You can check how much branch mispredictions there were in the workload by using perf:

$ perf stat -e branches,branch-misses ls
 Performance counter stats for 'ls':
            358209      branches                                                    
             14026      branch-misses             #    3,92% of all branches        
       0,009579852 seconds time elapsed
or simply
$ perf stat ls

More information like history, possible and real world implementations and more can be found on wikipedia and in Agner’s Fog microarchitecture manual, chapter 3 “Branch prediction”.

What is CPI & IPC?

Those two are derivative metrics that stand for:

  • CPI - Cycles Per Instruction (how much cycles it took to execute one instruction on the average?)
  • IPC - Instructions Per Cycle (how much instructions were retired per one cycle on the average?)

There are lots of other analysis that can be done based on those metrics.
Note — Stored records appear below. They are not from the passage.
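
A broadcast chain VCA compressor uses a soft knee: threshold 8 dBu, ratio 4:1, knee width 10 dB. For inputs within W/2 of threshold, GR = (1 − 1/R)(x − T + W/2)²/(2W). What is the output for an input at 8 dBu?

7.0625 dBu

x − T + W/2 = 8 − 8 + 5 = 5.
GR = (1 − 1/4) × 5² / 20 = 0.75 × 25 / 20 = 0.9375 dB.
Output = 8 − 0.9375 = 7.0625 dBu.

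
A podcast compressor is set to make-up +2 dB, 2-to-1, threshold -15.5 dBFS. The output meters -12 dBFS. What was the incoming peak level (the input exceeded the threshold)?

Stripping the +2 dB make-up gives -14 dBFS at the gain stage.
That's 1.5 dB above the -15.5 dBFS threshold.
Input overshoot = R × output overshoot = 3 dB → input = -15.5 + 3 = -12.5 dBFS.

-12.5 dBFS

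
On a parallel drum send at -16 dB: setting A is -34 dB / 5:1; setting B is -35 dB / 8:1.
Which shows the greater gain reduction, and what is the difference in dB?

A: GR = 18 − 18/5 = 14.4 dB.
B: GR = 19 − 19/8 = 16.625 dB.
B reduces 2.225 dB more.

B, by 2.225 dB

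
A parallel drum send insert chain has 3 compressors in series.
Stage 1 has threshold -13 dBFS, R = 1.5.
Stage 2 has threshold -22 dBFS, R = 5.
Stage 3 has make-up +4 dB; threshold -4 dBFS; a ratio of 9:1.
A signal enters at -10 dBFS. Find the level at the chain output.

Stage 1: -10 dBFS is 3 dB over -13 dBFS; at 1.5:1 that becomes 2 dB over, giving -11 dBFS.
Stage 2: 11 dB above -22 dBFS, reduced 5:1 to 2.2 dB above → -19.8 dBFS.
Stage 3: -19.8 dBFS ≤ -4 dBFS, so stage 3 doesn't engage; make-up brings it to -15.8 dBFS.

-15.8 dBFS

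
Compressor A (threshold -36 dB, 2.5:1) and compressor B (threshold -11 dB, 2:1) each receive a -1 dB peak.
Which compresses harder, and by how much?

A: overshoot 35 dB → output overshoot 14 dB → GR 21 dB.
B: overshoot 10 dB → output overshoot 5 dB → GR 5 dB.
A reduces 16 dB more.

A, by 16 dB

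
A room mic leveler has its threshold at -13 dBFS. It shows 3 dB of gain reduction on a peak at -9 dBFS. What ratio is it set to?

4:1

Input overshoot = -9 − (-13) = 4 dB.
Output overshoot = 4 − 3 = 1 dB.
Ratio = input overshoot / output overshoot = 4 / 1 = 4.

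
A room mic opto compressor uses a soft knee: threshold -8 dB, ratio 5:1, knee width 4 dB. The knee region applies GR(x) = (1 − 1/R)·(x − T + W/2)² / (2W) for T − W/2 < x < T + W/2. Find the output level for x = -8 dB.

-8.4 dB

x − T + W/2 = -8 − (-8) + 2 = 2.
GR = (1 − 1/5) × 2² / 8 = 0.8 × 4 / 8 = 0.4 dB.
Output = -8 − 0.4 = -8.4 dB.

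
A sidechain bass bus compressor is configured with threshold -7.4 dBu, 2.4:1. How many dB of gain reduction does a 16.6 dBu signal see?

16.6 dBu exceeds the threshold by 24 dB.
A 2.4:1 ratio leaves 10 dB of that excess.
So the signal is attenuated by 24 − 10 = 14 dB.

14 dB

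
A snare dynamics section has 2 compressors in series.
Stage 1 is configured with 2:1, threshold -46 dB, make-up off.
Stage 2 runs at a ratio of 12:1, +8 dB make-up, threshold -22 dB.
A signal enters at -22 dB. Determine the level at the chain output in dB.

Stage 1: overshoot 24 dB → 24/2 = 12 dB → -34 dB.
Stage 2: below threshold (-34 ≤ -22); passes unchanged; make-up brings it to -26 dB.

-26 dB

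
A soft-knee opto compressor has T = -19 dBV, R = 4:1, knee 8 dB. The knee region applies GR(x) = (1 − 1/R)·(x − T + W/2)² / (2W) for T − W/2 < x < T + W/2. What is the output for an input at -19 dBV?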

But in the nutshell, you want to have low CPI and high IPC.

Formulas:

IPC = INST_RETIRED.ANY / CPU_CLK_UNHALTED.THREAD
CPI = 1 / IPC

Let’s look at the example:

$ perf stat -e cycles,instructions ls
 Performance counter stats for 'ls':
           2369632      cycles                                                      
           1725916      instructions              #    0,73  insn per cycle         
       0,001014339 seconds time elapsed

Notice, perf tool automatically calculates IPC metric for us.